@ Poeti56
als weitestgehend neutraler beobachter der endrunde konnte ich das lichtenberger verhalten nicht wirklich nachvollziehen um ehrlich zu sein. in erster linie meine ich damit die begründung für den rückzug aus dem turnier.
was war denn passiert? lichtenberg war 25 sekunden vor der schlußsirene quasi ausgeschieden, als der für mein dafürhalten beste lichtenberger (die Nr.10 Mario Frank) mit ÜBERHARTEM einsatz einen verloren geglaubten ball zu erreichen versuchte und dabei seinen gegenspieler von hinten "umsenste".da der schiri sofort pfiff und das foulspiel - zwar sehr hart - aber letztlich regelkonform mit ROT ahndete, hab ich in dieser situation nicht einmal den auslöser für die nachfolgenden tumulte gesehen.
vielmehr der umstand, dass sich die szene unmittelbar und direkt vor der füchsebank abspielte ließ die situation innerhalb so kurzer zeit eskalieren.
der foul spielende lichtenberger (nr.10) wurde umgehend von denen wie habichten auf ihn losstürzenden füchse-reservespielern bedrängt und tätlich angegriffen, so dass sich m.E. dort die stimmung erst richtig "hochschaukelte".da in der hektischen schlussphase dieses spieles alles innerhalb von wenigen sekunden geschah, war die eskalation kaum noch aufzuhalten.
die beiden weiteren verhängten roten karten waren aus meiner sicht zu 100% richtige entscheidungen und traf auch die richtigen, weil sich beide spieler (nr.14 von füchse und die nr.3 (?)von lichtenberg) tätlichkeiten erlaubten, die, wenn sie der schiedsrichter genau gesehen und auch so in seinem bericht verfasst hat, sicherlich für beide akteure ausreichende "zwangspausen" nach sich ziehen werden.

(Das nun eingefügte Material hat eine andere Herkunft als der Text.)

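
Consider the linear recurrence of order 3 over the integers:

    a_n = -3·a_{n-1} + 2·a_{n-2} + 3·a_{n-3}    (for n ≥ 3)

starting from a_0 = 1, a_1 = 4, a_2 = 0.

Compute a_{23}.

a_3 = -3·0 + 2·4 + 3·1 = 11
a_4 = -3·11 + 2·0 + 3·4 = -21
a_5 = -3·-21 + 2·11 + 3·0 = 85
a_6 = -3·85 + 2·-21 + 3·11 = -264
a_7 = -3·-264 + 2·85 + 3·-21 = 899
a_8 = -3·899 + 2·-264 + 3·85 = -2970
a_9 = -3·-2970 + 2·899 + 3·-264 = 9916
a_10 = -3·9916 + 2·-2970 + 3·899 = -32991
a_11 = -3·-32991 + 2·9916 + 3·-2970 = 109895
a_12 = -3·109895 + 2·-32991 + 3·9916 = -365919
a_13 = -3·-365919 + 2·109895 + 3·-32991 = 1218574
a_14 = -3·1218574 + 2·-365919 + 3·109895 = -4057875
a_15 = -3·-4057875 + 2·1218574 + 3·-365919 = 13513016
a_16 = -3·13513016 + 2·-4057875 + 3·1218574 = -44999076
a_17 = -3·-44999076 + 2·13513016 + 3·-4057875 = 149849635
a_18 = -3·149849635 + 2·-44999076 + 3·13513016 = -499008009
a_19 = -3·-499008009 + 2·149849635 + 3·-44999076 = 1661726069
a_20 = -3·1661726069 + 2·-499008009 + 3·149849635 = -5533645320
a_21 = -3·-5533645320 + 2·1661726069 + 3·-499008009 = 18427364071
a_22 = -3·18427364071 + 2·-5533645320 + 3·1661726069 = -61364204646
a_23 = -3·-61364204646 + 2·18427364071 + 3·-5533645320 = 204346406120

204346406120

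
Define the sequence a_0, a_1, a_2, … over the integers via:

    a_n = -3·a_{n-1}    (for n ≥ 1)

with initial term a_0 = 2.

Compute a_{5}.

-486

a_1 = -3·2 = -6
a_2 = -3·-6 = 18
a_3 = -3·18 = -54
a_4 = -3·-54 = 162
a_5 = -3·162 = -486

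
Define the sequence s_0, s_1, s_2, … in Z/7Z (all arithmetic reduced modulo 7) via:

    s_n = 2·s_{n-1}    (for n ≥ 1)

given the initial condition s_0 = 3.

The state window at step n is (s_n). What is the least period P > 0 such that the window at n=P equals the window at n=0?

n=0: window = (3)
n=1: window = (6)
n=2: window = (5)
n=3: window = (3)
window at n=3 equals window at n=0 → period = 3

3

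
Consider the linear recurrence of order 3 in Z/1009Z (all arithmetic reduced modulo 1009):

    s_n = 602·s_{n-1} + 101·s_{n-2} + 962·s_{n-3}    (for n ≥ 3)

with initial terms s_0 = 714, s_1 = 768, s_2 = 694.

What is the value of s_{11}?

825

s_3 = 602·694 + 101·768 + 962·714 = 685
s_4 = 602·685 + 101·694 + 962·768 = 390
s_5 = 602·390 + 101·685 + 962·694 = 935
s_6 = 602·935 + 101·390 + 962·685 = 989
s_7 = 602·989 + 101·935 + 962·390 = 498
s_8 = 602·498 + 101·989 + 962·935 = 572
s_9 = 602·572 + 101·498 + 962·989 = 54
s_10 = 602·54 + 101·572 + 962·498 = 280
s_11 = 602·280 + 101·54 + 962·572 = 825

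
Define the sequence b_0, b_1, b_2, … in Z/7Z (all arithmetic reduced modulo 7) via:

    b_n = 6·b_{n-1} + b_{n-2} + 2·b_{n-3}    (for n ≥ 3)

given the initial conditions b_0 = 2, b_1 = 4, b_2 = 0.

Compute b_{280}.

4

b_3 = 6·0 + 1·4 + 2·2 = 1
b_4 = 6·1 + 1·0 + 2·4 = 0
b_5 = 6·0 + 1·1 + 2·0 = 1
b_6 = 6·1 + 1·0 + 2·1 = 1
b_7 = 6·1 + 1·1 + 2·0 = 0
b_8 = 6·0 + 1·1 + 2·1 = 3
Continuing the recurrence:
  b_9 = 6;  b_10 = 4;  b_11 = 1;  b_12 = 1;  b_13 = 1;  b_14 = 2
  b_15 = 1;  b_16 = 3;  b_17 = 2;  b_18 = 3;  b_19 = 5;  b_20 = 2
  b_21 = 2;  b_22 = 3;  b_23 = 3;  b_24 = 4;  b_25 = 5;  b_26 = 5
  b_27 = 1;  b_28 = 0;  b_29 = 4;  b_30 = 5;  b_31 = 6;  b_32 = 0
  b_33 = 2;  b_34 = 3;  b_35 = 6;  b_36 = 1;  b_37 = 4;  b_38 = 2
  b_39 = 4;  b_40 = 6;  b_41 = 2;  b_42 = 5;  b_43 = 2;  b_44 = 0
  b_45 = 5;  b_46 = 6;  b_47 = 6;  b_48 = 3;  b_49 = 1;  b_50 = 0
  b_51 = 0;  b_52 = 2;  b_53 = 5;  b_54 = 4;  b_55 = 5;  b_56 = 2
  b_57 = 4;  b_58 = 1;  b_59 = 0;  b_60 = 2;  b_61 = 0;  b_62 = 2
  b_63 = 2;  b_64 = 0;  b_65 = 6;  b_66 = 5;  b_67 = 1;  b_68 = 2
  b_69 = 2;  b_70 = 2;  b_71 = 4;  b_72 = 2;  b_73 = 6;  b_74 = 4
  b_75 = 6;  b_76 = 3;  b_77 = 4;  b_78 = 4;  b_79 = 6;  b_80 = 6
  b_81 = 1;  b_82 = 3;  b_83 = 3;  b_84 = 2;  b_85 = 0;  b_86 = 1
  b_87 = 3;  b_88 = 5;  b_89 = 0;  b_90 = 4;  b_91 = 6;  b_92 = 5
  b_93 = 2;  b_94 = 1;  b_95 = 4;  b_96 = 1;  b_97 = 5;  b_98 = 4
  b_99 = 3;  b_100 = 4;  b_101 = 0;  b_102 = 3;  b_103 = 5;  b_104 = 5
  b_105 = 6;  b_106 = 2;  b_107 = 0;  b_108 = 0;  b_109 = 4;  b_110 = 3
  b_111 = 1;  b_112 = 3;  b_113 = 4;  b_114 = 1;  b_115 = 2;  b_116 = 0
  b_117 = 4;  b_118 = 0;  b_119 = 4;  b_120 = 4;  b_121 = 0;  b_122 = 5
  b_123 = 3;  b_124 = 2;  b_125 = 4;  b_126 = 4;  b_127 = 4;  b_128 = 1
  b_129 = 4;  b_130 = 5;  b_131 = 1;  b_132 = 5;  b_133 = 6;  b_134 = 1
  b_135 = 1;  b_136 = 5;  b_137 = 5;  b_138 = 2;  b_139 = 6;  b_140 = 6
  b_141 = 4;  b_142 = 0;  b_143 = 2;  b_144 = 6;  b_145 = 3;  b_146 = 0
  b_147 = 1;  b_148 = 5;  b_149 = 3;  b_150 = 4;  b_151 = 2;  b_152 = 1
  b_153 = 2;  b_154 = 3;  b_155 = 1;  b_156 = 6;  b_157 = 1;  b_158 = 0
  b_159 = 6;  b_160 = 3;  b_161 = 3;  b_162 = 5;  b_163 = 4;  b_164 = 0
  b_165 = 0;  b_166 = 1;  b_167 = 6;  b_168 = 2;  b_169 = 6;  b_170 = 1
  b_171 = 2;  b_172 = 4;  b_173 = 0;  b_174 = 1;  b_175 = 0;  b_176 = 1
  b_177 = 1;  b_178 = 0;  b_179 = 3;  b_180 = 6;  b_181 = 4;  b_182 = 1
  b_183 = 1;  b_184 = 1;  b_185 = 2;  b_186 = 1;  b_187 = 3;  b_188 = 2
  b_189 = 3;  b_190 = 5;  b_191 = 2;  b_192 = 2;  b_193 = 3;  b_194 = 3
  b_195 = 4;  b_196 = 5;  b_197 = 5;  b_198 = 1;  b_199 = 0;  b_200 = 4
  b_201 = 5;  b_202 = 6;  b_203 = 0;  b_204 = 2;  b_205 = 3;  b_206 = 6
  b_207 = 1;  b_208 = 4;  b_209 = 2;  b_210 = 4;  b_211 = 6;  b_212 = 2
  b_213 = 5;  b_214 = 2;  b_215 = 0;  b_216 = 5;  b_217 = 6;  b_218 = 6
  b_219 = 3;  b_220 = 1;  b_221 = 0;  b_222 = 0;  b_223 = 2;  b_224 = 5
  b_225 = 4;  b_226 = 5;  b_227 = 2;  b_228 = 4;  b_229 = 1;  b_230 = 0
  b_231 = 2;  b_232 = 0;  b_233 = 2;  b_234 = 2;  b_235 = 0;  b_236 = 6
  b_237 = 5;  b_238 = 1;  b_239 = 2;  b_240 = 2;  b_241 = 2;  b_242 = 4
  b_243 = 2;  b_244 = 6;  b_245 = 4;  b_246 = 6;  b_247 = 3;  b_248 = 4
  b_249 = 4;  b_250 = 6;  b_251 = 6;  b_252 = 1;  b_253 = 3;  b_254 = 3
  b_255 = 2;  b_256 = 0;  b_257 = 1;  b_258 = 3;  b_259 = 5;  b_260 = 0
  b_261 = 4;  b_262 = 6;  b_263 = 5;  b_264 = 2;  b_265 = 1;  b_266 = 4
  b_267 = 1;  b_268 = 5;  b_269 = 4;  b_270 = 3;  b_271 = 4;  b_272 = 0
  b_273 = 3;  b_274 = 5;  b_275 = 5;  b_276 = 6;  b_277 = 2;  b_278 = 0
b_279 = 6·0 + 1·2 + 2·6 = 0
b_280 = 6·0 + 1·0 + 2·2 = 4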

ebenfalls empfand ich die besonnene handlungsweise der mannschaftsleitung (des trainers?) bemerkenswert wohltuend, indem bei dem ganzen tohuwabohu die mannschaft kurzerhand vom parkett genommen wurde und in der kabine verschwand um weitere kurzschlussreaktionen mit dieser maßnahme zu verhindern!!! RESPEKT!!
das jedoch die mannschaft das turnier nicht "anständig" zu ende spielte und dem dritten spiel fern blieb, war eine falsche und zugleich sehr unsportliche entscheidung! auch wenn man sportlich ausgeschieden ist, hätte es die fairness - insbesondere dem VFB HERMDORF II gegenüber - erforderlich gemacht, zum letzten grupenspiel anzutreten! leidtragende von den tumulten waren die nicht involvierten auf der tribüne sitzenden hermsdorfer, denen die chance genommen wurde, sich mit einem sieg im abschließenden gruppenspiel gegen bereits ausgeschiedene lichtenberger die sichere halbfinalteilnahme zu sichern!!! das die hermsdorfer in dem zusammenhang von wettbewerbsverzerrung sprechen, ist nur allzu verständlich und nachvollziehbar.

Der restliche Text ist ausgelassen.